UK divorce rates are on the rise, according to the latest figures from the Office for National Statistics (ONS) which indicate a 4.9% increase in yearly average, translating to 11 divorcing people for every thousand of the married population. The ONS Annual Matrimonial Survey by Grant Thornton further revealed that problems over finances were cited as a reason for divorce in 11% of UK divorces.
When couples have varying opinions and expectations about the management of their finances, power imbalance and disagreements easily occur, leading to feelings of frustration, humiliation, discontent, and tremendous stress for both parties. Below are some tips that couples can follow for a happy married life:
1. Acknowledge the role of money in your lives.
Whether you like it or not, money plays an important role in your lives as partners and as individuals. If there is a problem of unequal power in your marriage, you can’t solve it without first acknowledging the role money plays in your life as a couple. Now is not the time to be squeamish about the “supposedly” delicate subject of money.

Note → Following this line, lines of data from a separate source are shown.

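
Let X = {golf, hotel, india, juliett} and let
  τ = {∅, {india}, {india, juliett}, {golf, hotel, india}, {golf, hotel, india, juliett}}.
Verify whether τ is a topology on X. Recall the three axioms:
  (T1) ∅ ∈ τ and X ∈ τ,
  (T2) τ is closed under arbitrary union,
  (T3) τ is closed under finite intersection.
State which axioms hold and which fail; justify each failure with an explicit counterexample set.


τ IS a topology on X.

Axiom (T1): ∅ ∈ τ? Yes; X ∈ τ? Yes.
Axiom (T2/T3): check pairwise unions and intersections of members of τ.
All pairwise intersections and unions checked — each lies in τ. Therefore τ satisfies (T1), (T2), (T3): it IS a topology on X.


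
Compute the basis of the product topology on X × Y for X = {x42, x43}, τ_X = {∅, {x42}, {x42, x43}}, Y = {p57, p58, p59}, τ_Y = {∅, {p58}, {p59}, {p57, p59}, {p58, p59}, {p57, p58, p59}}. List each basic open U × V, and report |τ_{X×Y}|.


Basis B = {∅ × ∅, {x42} × {p58}, {x42} × {p59}, {x42} × {p57, p59}, {x42} × {p58, p59}, {x42, x43} × {p58}, {x42, x43} × {p59}, {x42} × {p57, p58, p59}, {x42, x43} × {p57, p59}, {x42, x43} × {p58, p59}, {x42, x43} × {p57, p58, p59}}; |τ_{X×Y}| = 18.

Enumerate products U × V with U ∈ τ_X, V ∈ τ_Y (deduplicated):
  ∅ × ∅ = {} (∅)
  {x42} × {p58} = {(x42,p58)}
  {x42} × {p59} = {(x42,p59)}
  {x42} × {p57, p59} = {(x42,p57), (x42,p59)}
  {x42} × {p58, p59} = {(x42,p58), (x42,p59)}
  {x42, x43} × {p58} = {(x42,p58), (x43,p58)}
  {x42, x43} × {p59} = {(x42,p59), (x43,p59)}
  {x42} × {p57, p58, p59} = {(x42,p57), (x42,p58), (x42,p59)}
  {x42, x43} × {p57, p59} = {(x42,p57), (x42,p59), (x43,p57), (x43,p59)}
  {x42, x43} × {p58, p59} = {(x42,p58), (x42,p59), (x43,p58), (x43,p59)}
  {x42, x43} × {p57, p58, p59} = {(x42,p57), (x42,p58), (x42,p59), (x43,p57), (x43,p58), (x43,p59)}
These 11 distinct sets form the basis B.
Close under arbitrary unions to get τ_{X×Y}; counting gives |τ_{X×Y}| = 18.


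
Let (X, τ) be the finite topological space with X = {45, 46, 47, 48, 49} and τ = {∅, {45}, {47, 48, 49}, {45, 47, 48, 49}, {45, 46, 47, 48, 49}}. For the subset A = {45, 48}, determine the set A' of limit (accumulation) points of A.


A' = {46, 47, 49}

For each x ∈ X, list the open sets U ∈ τ with x ∈ U, then check whether U ∩ (A ∖ {x}) ≠ ∅ for every such U.
  x = 45: open {45} ∋ x has {45} ∩ (A ∖ {45}) = ∅, so x is NOT a limit point.
  x = 46: opens ∋ x are {45, 46, 47, 48, 49}; each meets A ∖ {46}, so x IS a limit point.
  x = 47: opens ∋ x are {47, 48, 49}, {45, 47, 48, 49}, {45, 46, 47, 48, 49}; each meets A ∖ {47}, so x IS a limit point.
  x = 48: open {47, 48, 49} ∋ x has {47, 48, 49} ∩ (A ∖ {48}) = ∅, so x is NOT a limit point.
  x = 49: opens ∋ x are {47, 48, 49}, {45, 47, 48, 49}, {45, 46, 47, 48, 49}; each meets A ∖ {49}, so x IS a limit point.
Collecting: A' = {46, 47, 49}.


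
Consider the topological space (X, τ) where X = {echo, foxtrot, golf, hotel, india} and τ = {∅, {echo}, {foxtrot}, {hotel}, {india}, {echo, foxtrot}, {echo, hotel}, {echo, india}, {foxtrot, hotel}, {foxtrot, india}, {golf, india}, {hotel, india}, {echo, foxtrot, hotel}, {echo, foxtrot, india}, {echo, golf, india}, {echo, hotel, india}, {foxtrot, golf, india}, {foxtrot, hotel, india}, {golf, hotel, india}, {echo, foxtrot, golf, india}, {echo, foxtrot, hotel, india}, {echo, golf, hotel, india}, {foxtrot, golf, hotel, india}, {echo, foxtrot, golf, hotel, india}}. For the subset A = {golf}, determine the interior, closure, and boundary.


int(A) = ∅, cl(A) = {golf}, ∂A = {golf}.

Closed sets in (X, τ) are complements of opens:
  closed(X, τ) = {∅, {echo}, {foxtrot}, {golf}, {hotel}, {echo, foxtrot}, {echo, golf}, {echo, hotel}, {foxtrot, golf}, {foxtrot, hotel}, {golf, hotel}, {golf, india}, {echo, foxtrot, golf}, {echo, foxtrot, hotel}, {echo, golf, hotel}, {echo, golf, india}, {foxtrot, golf, hotel}, {foxtrot, golf, india}, {golf, hotel, india}, {echo, foxtrot, golf, hotel}, {echo, foxtrot, golf, india}, {echo, golf, hotel, india}, {foxtrot, golf, hotel, india}, {echo, foxtrot, golf, hotel, india}}.
int(A) = ⋃ {U ∈ τ : U ⊆ A}. Opens contained in A: ∅.
Taking the union of these: int(A) = ∅.
cl(A) = ⋂ {C closed : A ⊆ C}. Closed sets containing A: {golf}, {echo, golf}, {foxtrot, golf}, {golf, hotel}, {golf, india}, {echo, foxtrot, golf}, {echo, golf, hotel}, {echo, golf, india}, {foxtrot, golf, hotel}, {foxtrot, golf, india}, {golf, hotel, india}, {echo, foxtrot, golf, hotel}, {echo, foxtrot, golf, india}, {echo, golf, hotel, india}, {foxtrot, golf, hotel, india}, {echo, foxtrot, golf, hotel, india}.
Intersecting these: cl(A) = {golf}.
∂A = cl(A) ∖ int(A) = {golf} ∖ ∅ = {golf}.


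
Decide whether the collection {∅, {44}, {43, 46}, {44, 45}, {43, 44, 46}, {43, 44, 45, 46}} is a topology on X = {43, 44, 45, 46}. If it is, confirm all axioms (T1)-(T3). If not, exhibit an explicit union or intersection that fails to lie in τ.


τ IS a topology on X.

Axiom (T1): ∅ ∈ τ? Yes; X ∈ τ? Yes.
Axiom (T2/T3): check pairwise unions and intersections of members of τ.
All pairwise intersections and unions checked — each lies in τ. Therefore τ satisfies (T1), (T2), (T3): it IS a topology on X.


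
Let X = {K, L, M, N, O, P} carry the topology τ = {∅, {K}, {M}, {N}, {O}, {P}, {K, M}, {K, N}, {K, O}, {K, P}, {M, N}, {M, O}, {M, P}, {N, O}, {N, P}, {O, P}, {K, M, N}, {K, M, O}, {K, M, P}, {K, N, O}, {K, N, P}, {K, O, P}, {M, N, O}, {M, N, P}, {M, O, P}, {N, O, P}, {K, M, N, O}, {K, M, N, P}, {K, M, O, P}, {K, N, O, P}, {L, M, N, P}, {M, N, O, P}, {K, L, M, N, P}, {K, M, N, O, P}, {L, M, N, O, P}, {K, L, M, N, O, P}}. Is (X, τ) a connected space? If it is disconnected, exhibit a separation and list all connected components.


(X, τ) is disconnected; components = [{K}, {O}, {L, M, N, P}].

Find clopen sets (U ∈ τ with X ∖ U ∈ τ):
  U = ∅, X ∖ U = {K, L, M, N, O, P} — both open, so U is clopen.
  U = {K}, X ∖ U = {L, M, N, O, P} — both open, so U is clopen.
  U = {O}, X ∖ U = {K, L, M, N, P} — both open, so U is clopen.
  U = {K, O}, X ∖ U = {L, M, N, P} — both open, so U is clopen.
  U = {L, M, N, P}, X ∖ U = {K, O} — both open, so U is clopen.
  U = {K, L, M, N, P}, X ∖ U = {O} — both open, so U is clopen.
  U = {L, M, N, O, P}, X ∖ U = {K} — both open, so U is clopen.
  U = {K, L, M, N, O, P}, X ∖ U = ∅ — both open, so U is clopen.
Nontrivial clopen(s) exist: e.g. {K, L, M, N, P}. So (X, τ) is disconnected.
Compute connected components by grouping points that agree on all clopens:
  component: {K}
  component: {O}
  component: {L, M, N, P}


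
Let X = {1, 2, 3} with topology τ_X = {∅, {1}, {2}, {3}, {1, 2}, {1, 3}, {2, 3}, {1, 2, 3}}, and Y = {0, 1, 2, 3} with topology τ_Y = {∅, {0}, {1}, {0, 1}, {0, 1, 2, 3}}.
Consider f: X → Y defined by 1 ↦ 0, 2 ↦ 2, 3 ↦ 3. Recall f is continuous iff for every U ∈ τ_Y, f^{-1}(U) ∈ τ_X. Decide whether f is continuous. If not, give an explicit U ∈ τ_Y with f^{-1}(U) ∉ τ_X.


f IS continuous.

Compute f^{-1}(U) for each U ∈ τ_Y:
  U = ∅: f^{-1}(U) = ∅ ∈ τ_X ✓.
  U = {0}: f^{-1}(U) = {1} ∈ τ_X ✓.
  U = {1}: f^{-1}(U) = ∅ ∈ τ_X ✓.
  U = {0, 1}: f^{-1}(U) = {1} ∈ τ_X ✓.
  U = {0, 1, 2, 3}: f^{-1}(U) = {1, 2, 3} ∈ τ_X ✓.
Every preimage lies in τ_X, so f IS continuous.


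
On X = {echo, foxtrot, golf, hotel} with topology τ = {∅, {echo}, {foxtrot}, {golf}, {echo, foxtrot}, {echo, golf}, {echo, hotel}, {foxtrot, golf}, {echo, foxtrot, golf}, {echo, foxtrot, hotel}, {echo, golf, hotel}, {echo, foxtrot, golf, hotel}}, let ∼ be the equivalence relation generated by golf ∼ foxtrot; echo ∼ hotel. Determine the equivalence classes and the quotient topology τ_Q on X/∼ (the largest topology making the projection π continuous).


X/∼ = {[echo=hotel], [foxtrot=golf]}; |τ_Q| = 4.

Equivalence classes: [echo=hotel], [foxtrot=golf].
Quotient map π: X → X/∼ sends echo ↦ [echo=hotel], foxtrot ↦ [foxtrot=golf], golf ↦ [foxtrot=golf], hotel ↦ [echo=hotel].
For each subset V ⊆ X/∼, compute π^{-1}(V) ⊆ X and check whether π^{-1}(V) ∈ τ. V is open in τ_Q iff π^{-1}(V) ∈ τ.
  V = {}: π^{-1}(V) = ∅ ∈ τ ✓.
  V = {[echo=hotel]}: π^{-1}(V) = {echo, hotel} ∈ τ ✓.
  V = {[foxtrot=golf]}: π^{-1}(V) = {foxtrot, golf} ∈ τ ✓.
  V = {[echo=hotel], [foxtrot=golf]}: π^{-1}(V) = {echo, foxtrot, golf, hotel} ∈ τ ✓.
Open sets in the quotient: τ_Q = {{}, {[echo=hotel]}, {[foxtrot=golf]}, {[echo=hotel], [foxtrot=golf]}} (4 elements).


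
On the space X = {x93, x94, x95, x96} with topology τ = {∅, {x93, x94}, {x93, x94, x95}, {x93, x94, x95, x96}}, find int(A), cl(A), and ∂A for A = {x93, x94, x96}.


int(A) = {x93, x94}, cl(A) = {x93, x94, x95, x96}, ∂A = {x95, x96}.

Closed sets in (X, τ) are complements of opens:
  closed(X, τ) = {∅, {x96}, {x95, x96}, {x93, x94, x95, x96}}.
int(A) = ⋃ {U ∈ τ : U ⊆ A}. Opens contained in A: ∅, {x93, x94}.
Taking the union of these: int(A) = {x93, x94}.
cl(A) = ⋂ {C closed : A ⊆ C}. Closed sets containing A: {x93, x94, x95, x96}.
Intersecting these: cl(A) = {x93, x94, x95, x96}.
∂A = cl(A) ∖ int(A) = {x93, x94, x95, x96} ∖ {x93, x94} = {x95, x96}.


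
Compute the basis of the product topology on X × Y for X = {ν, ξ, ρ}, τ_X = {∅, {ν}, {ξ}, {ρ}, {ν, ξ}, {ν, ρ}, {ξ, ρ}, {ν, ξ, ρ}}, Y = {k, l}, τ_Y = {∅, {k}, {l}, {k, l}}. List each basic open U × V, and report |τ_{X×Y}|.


Basis B = {∅ × ∅, {ν} × {k}, {ν} × {l}, {ξ} × {k}, {ξ} × {l}, {ρ} × {k}, {ρ} × {l}, {ν} × {k, l}, {ν, ξ} × {k}, {ν, ρ} × {k}, {ν, ξ} × {l}, {ν, ρ} × {l}, {ξ} × {k, l}, {ξ, ρ} × {k}, {ξ, ρ} × {l}, {ρ} × {k, l}, {ν, ξ, ρ} × {k}, {ν, ξ, ρ} × {l}, {ν, ξ} × {k, l}, {ν, ρ} × {k, l}, {ξ, ρ} × {k, l}, {ν, ξ, ρ} × {k, l}}; |τ_{X×Y}| = 64.

Enumerate products U × V with U ∈ τ_X, V ∈ τ_Y (deduplicated):
  ∅ × ∅ = {} (∅)
  {ν} × {k} = {(ν,k)}
  {ν} × {l} = {(ν,l)}
  {ξ} × {k} = {(ξ,k)}
  {ξ} × {l} = {(ξ,l)}
  {ρ} × {k} = {(ρ,k)}
  {ρ} × {l} = {(ρ,l)}
  {ν} × {k, l} = {(ν,k), (ν,l)}
  {ν, ξ} × {k} = {(ν,k), (ξ,k)}
  {ν, ρ} × {k} = {(ν,k), (ρ,k)}
  {ν, ξ} × {l} = {(ν,l), (ξ,l)}
  {ν, ρ} × {l} = {(ν,l), (ρ,l)}
  {ξ} × {k, l} = {(ξ,k), (ξ,l)}
  {ξ, ρ} × {k} = {(ξ,k), (ρ,k)}
  {ξ, ρ} × {l} = {(ξ,l), (ρ,l)}
  {ρ} × {k, l} = {(ρ,k), (ρ,l)}
  {ν, ξ, ρ} × {k} = {(ν,k), (ξ,k), (ρ,k)}
  {ν, ξ, ρ} × {l} = {(ν,l), (ξ,l), (ρ,l)}
  {ν, ξ} × {k, l} = {(ν,k), (ν,l), (ξ,k), (ξ,l)}
  {ν, ρ} × {k, l} = {(ν,k), (ν,l), (ρ,k), (ρ,l)}
  {ξ, ρ} × {k, l} = {(ξ,k), (ξ,l), (ρ,k), (ρ,l)}
  {ν, ξ, ρ} × {k, l} = {(ν,k), (ν,l), (ξ,k), (ξ,l), (ρ,k), (ρ,l)}
These 22 distinct sets form the basis B.
Close under arbitrary unions to get τ_{X×Y}; counting gives |τ_{X×Y}| = 64.


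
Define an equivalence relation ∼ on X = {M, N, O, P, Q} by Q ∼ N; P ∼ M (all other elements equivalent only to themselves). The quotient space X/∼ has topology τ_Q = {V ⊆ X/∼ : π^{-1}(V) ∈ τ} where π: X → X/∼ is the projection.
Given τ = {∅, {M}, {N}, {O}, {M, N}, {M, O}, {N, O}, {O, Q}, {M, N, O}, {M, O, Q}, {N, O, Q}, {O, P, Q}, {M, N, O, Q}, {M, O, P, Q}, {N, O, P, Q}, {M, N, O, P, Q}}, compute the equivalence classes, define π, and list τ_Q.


X/∼ = {[M=P], [N=Q], [O]}; |τ_Q| = 4.

Equivalence classes: [M=P], [N=Q], [O].
Quotient map π: X → X/∼ sends M ↦ [M=P], N ↦ [N=Q], O ↦ [O], P ↦ [M=P], Q ↦ [N=Q].
For each subset V ⊆ X/∼, compute π^{-1}(V) ⊆ X and check whether π^{-1}(V) ∈ τ. V is open in τ_Q iff π^{-1}(V) ∈ τ.
  V = {}: π^{-1}(V) = ∅ ∈ τ ✓.
  V = {[M=P]}: π^{-1}(V) = {M, P} ∉ τ ✗.
  V = {[N=Q]}: π^{-1}(V) = {N, Q} ∉ τ ✗.
  V = {[M=P], [N=Q]}: π^{-1}(V) = {M, N, P, Q} ∉ τ ✗.
  V = {[O]}: π^{-1}(V) = {O} ∈ τ ✓.
  V = {[M=P], [O]}: π^{-1}(V) = {M, O, P} ∉ τ ✗.
  V = {[N=Q], [O]}: π^{-1}(V) = {N, O, Q} ∈ τ ✓.
  V = {[M=P], [N=Q], [O]}: π^{-1}(V) = {M, N, O, P, Q} ∈ τ ✓.
Open sets in the quotient: τ_Q = {{}, {[O]}, {[N=Q], [O]}, {[M=P], [N=Q], [O]}} (4 elements).


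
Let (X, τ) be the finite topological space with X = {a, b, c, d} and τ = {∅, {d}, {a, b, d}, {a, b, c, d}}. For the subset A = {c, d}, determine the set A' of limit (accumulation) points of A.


A' = {a, b, c}

For each x ∈ X, list the open sets U ∈ τ with x ∈ U, then check whether U ∩ (A ∖ {x}) ≠ ∅ for every such U.
  x = a: opens ∋ x are {a, b, d}, {a, b, c, d}; each meets A ∖ {a}, so x IS a limit point.
  x = b: opens ∋ x are {a, b, d}, {a, b, c, d}; each meets A ∖ {b}, so x IS a limit point.
  x = c: opens ∋ x are {a, b, c, d}; each meets A ∖ {c}, so x IS a limit point.
  x = d: open {d} ∋ x has {d} ∩ (A ∖ {d}) = ∅, so x is NOT a limit point.
Collecting: A' = {a, b, c}.


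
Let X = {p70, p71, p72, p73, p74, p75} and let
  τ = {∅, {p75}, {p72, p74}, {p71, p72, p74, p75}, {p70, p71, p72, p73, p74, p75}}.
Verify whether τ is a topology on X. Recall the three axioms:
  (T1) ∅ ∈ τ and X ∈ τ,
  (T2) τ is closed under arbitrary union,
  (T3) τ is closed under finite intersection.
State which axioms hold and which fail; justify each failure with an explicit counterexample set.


τ is NOT a topology on X.

Axiom (T1): ∅ ∈ τ? Yes; X ∈ τ? Yes.
Axiom (T2/T3): check pairwise unions and intersections of members of τ.
Counterexample for (T2): {p75} ∪ {p72, p74} = {p72, p74, p75} ∉ τ. Therefore τ is NOT a topology.


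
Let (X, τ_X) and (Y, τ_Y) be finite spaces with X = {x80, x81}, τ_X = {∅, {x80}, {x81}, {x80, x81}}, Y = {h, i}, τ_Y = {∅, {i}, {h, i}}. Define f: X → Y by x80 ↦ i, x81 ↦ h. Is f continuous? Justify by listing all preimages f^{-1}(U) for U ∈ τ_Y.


f IS continuous.

Compute f^{-1}(U) for each U ∈ τ_Y:
  U = ∅: f^{-1}(U) = ∅ ∈ τ_X ✓.
  U = {i}: f^{-1}(U) = {x80} ∈ τ_X ✓.
  U = {h, i}: f^{-1}(U) = {x80, x81} ∈ τ_X ✓.
Every preimage lies in τ_X, so f IS continuous.


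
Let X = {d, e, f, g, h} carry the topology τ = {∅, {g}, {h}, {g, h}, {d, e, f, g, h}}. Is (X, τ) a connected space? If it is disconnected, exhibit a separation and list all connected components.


(X, τ) is connected.

Find clopen sets (U ∈ τ with X ∖ U ∈ τ):
  U = ∅, X ∖ U = {d, e, f, g, h} — both open, so U is clopen.
  U = {d, e, f, g, h}, X ∖ U = ∅ — both open, so U is clopen.
Only trivial clopens (∅ and X) exist, so (X, τ) is connected.
Compute connected components by grouping points that agree on all clopens:
  component: {d, e, f, g, h}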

2. Examine your own attitudes and beliefs about finances.
Understand that these are unique to you and reveal much about who you are and how you operate. Ask yourself questions such as what you spend most on, how high in your list of priorities is spending for certain things, and what portion of your earnings you can account for. Knowing where you stand in the continuum of spending and budgeting will help you learn more about yourself as a financial being.
3. Realise that your attitudes and beliefs would most likely be different from your spouse’s.
Strive to understand where your partner is coming from in terms of his family history, expectations and attitudes about money and spending. Our views and attitudes about money usually stem from our own parents’ beliefs and spending habits. Exploring what money meant to each of you growing up will help you understand how it now affects each of your financial behaviour. With this mutual understanding, you can sort out the role money plays in your relationship and slowly move toward common ground.
4. Do away with the counterproductive myths concerning romance and money.
Myths such as, “Romantic love is supposed to be above money” or that “Money should be beside the point” do nothing to help a marriage flourish. Talking about money and how it defines power and control in the marriage need not spoil the romance but should serve to deepen your relationship and make it even more rewarding and satisfying.
5. Do not submit to outdated and traditional conceptions of male / female roles relating to money.
Typically in the past, the husband earned more than the wife and was therefore the primary decision-maker, frequently leaving the wife at the mercy of the husband’s whims and favours. For present-day marriages to thrive, whoever earns more in a relationship should relinquish a portion of financial control to the other partner so that genuine equality is observed in decision-making.
6. Discuss money matters with your partner early in the relationship.
Do not wait until a potential outburst is in the offing. Early on, sit down with your partner to discuss important matters such as your current financial situation, how the family earnings are to be allocated, what each other’s expectations are, the freedom a spouse feels in spending or the authority to veto partner’s spending, in addition to common financial goals. The best time to discuss these matters is when both of you are calm and there are no current issues that might possibly fuel a heated argument.
7. Be open about money problems with your spouse.
Most everybody has financial issues concerning bills, debts, budgets and spending. Come clean to your partner about your specific financial failings and try to work on solutions together.
8. Create a joint spending plan.
Together, establish how much money you have and how you want to spend it. List regular monthly expenses as well as variable expenses. By doing so, you can easily keep track of where the money goes, which areas you can cut back on and which luxuries you can set your sights on in the future.
9. Set aside some money.
It may also help that you have some money on your own that you can spend or save as you like while having conjugal money that you can spend or save as a couple. You can open individual accounts for you and your partner, along with a joint bank account that is used to pay regular bills. This way, you get to experience financial independence that allows you to meet your partner with confidence and on equal footing.
10. Appreciate that all contributions of a partner are valuable.
Whether your spouse is able to add vast resources to the family or cleans house, acknowledge that each effort is important and helpful to the family. Do not put premium only on the ability to bring in money.
Money may be a catchall organising point for numerous other, often unrecognised, problems. Money symbolises power and control and can either be a portent of unpleasantness and painful separation or the glue that seals the solidity and fortitude of a gratifying relationship.